The award recognizes graduate students who have demonstrated an exceptional ability to conduct high-impact research and make contributions to the scholarly literature in their field.

Randall Erb, an associate professor of mechanical and industrial engineering, characterized Faust as “the single most impressive graduate researcher that I have ever advised, worked with, or even met.”

“After five minutes of talking with new acquaintances, Jessica leaves them with astonishment,” Erb says. “She is exactly the dedicated and high-caliber student that this award was established to recognize. Jessica is our top graduate student.”

Faust says she was excited to receive the award.

“The Outstanding Graduate Student Award [in] Research has always been the highly sought after award in my department, so I am just ecstatic to receive it,” she says. 

Faust is a member of the Huntington 100, a program at Northeastern that recognizes students who have recorded achievements in research, athletics, entrepreneurship, community service, leadership, and on co-op.

She is the recipient of a National Science Foundation Graduate Research Fellowship, which she used to study fundamental breakthroughs in mechanical and thermal composite materials. 

She has also worked at the frontier of the electronics industry by creating electrically insulating thermal heat spreaders, which includes electrical circuit boards.
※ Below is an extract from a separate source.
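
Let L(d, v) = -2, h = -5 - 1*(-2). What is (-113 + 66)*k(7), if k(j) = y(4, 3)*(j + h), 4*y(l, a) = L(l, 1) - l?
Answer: 282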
Her research has yielded one patent and more than a dozen conference presentations.

A participant in the Young Scholars and Science Without Borders programs, Faust has mentored 11 students at both the high school and undergraduate levels, and she has participated in workshops at the Museum of Science in Boston, explaining high-level science to the general public.

Having successfully completed her dissertation defense, Faust will now set her sights on finding a suitable position in the research and development of composite materials.

“I’m not sure exactly what the future holds yet, but I know it will be filled with exciting experimental research in high performance composites,” she says. “I’m very much looking forward to taking the next step and applying the knowledge that I have gained during my time at Northeastern.”